Many posts on $SE$ are related to solving Laplace's equation and I guess I didn't find the right one to answer my question; so, excuse me if it seems obvious, but there is something I don't understand...
It' related to this document: here, in which (first page) the author says:
" Recall that Laplace's equation in cylindrical coordinates is given by $$\frac{\partial^2u}{\partial\rho^2}+\frac{1}{\rho}\frac{\partial u}{\partial\rho}+\frac{1}{\rho^2}\frac{\partial^2u}{\partial\phi^2}+\frac{\partial^2u}{\partial z^2}=0$$ while substituting in the separated $u=P(\rho)\Phi(\phi)Z(z)$ and dividing by $u$ gives the equation $$\frac{P^"}{P}+\frac{P^{'}}{\rho P}+\frac{1}{\rho^2}\frac{\Phi^"}{\Phi}+\frac{Z^"}{Z}=0$$ from which we see that we must have both $\frac{\Phi^"}{\Phi}$ and $\frac{Z^"}{Z}$ constant "
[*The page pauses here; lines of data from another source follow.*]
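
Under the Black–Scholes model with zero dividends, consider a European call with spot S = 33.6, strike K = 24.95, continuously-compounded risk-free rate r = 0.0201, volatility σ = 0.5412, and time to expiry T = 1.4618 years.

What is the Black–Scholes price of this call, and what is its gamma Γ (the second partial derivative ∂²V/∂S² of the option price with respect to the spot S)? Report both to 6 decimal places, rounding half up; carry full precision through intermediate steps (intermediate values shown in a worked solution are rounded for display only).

price = 12.967229
Γ = 0.012890

σ√T = 0.5412·√1.4618 = 0.654337
d₁ = (ln(S/K) + (r+σ²/2)T) / (σ√T) = (ln(33.6/24.95) + (0.0201+0.5412²/2)·1.4618) / 0.654337 = (0.297652 + 0.243461) / 0.654337 = 0.826963
d₂ = d₁ − σ√T = 0.826963 − 0.654337 = 0.172626
e^{−rT} = e^{−0.0201·1.4618} = 0.971045
N(d₁) = 0.795871,  N(d₂) = 0.568527
Call price V = S·N(d₁) − K·e^{−rT}·N(d₂) = 26.741270 − 13.774041 = 12.967229
φ(d₁) = (1/√(2π))·e^{−d₁²/2} = 0.283407
Γ = φ(d₁) / (S·σ·√T) = 0.012890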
I just don't understand why the last sentence "from which we see that we must have both $\frac{\Phi^"}{\Phi}$ and $\frac{Z^"}{Z}$ constant" seems to be so obvious to the author.
Could someone elaborate a bit on this and explain more clearly why "we must have"? I guess I'm stuck on something elementary about differential equations, but that's what precisely escapes me...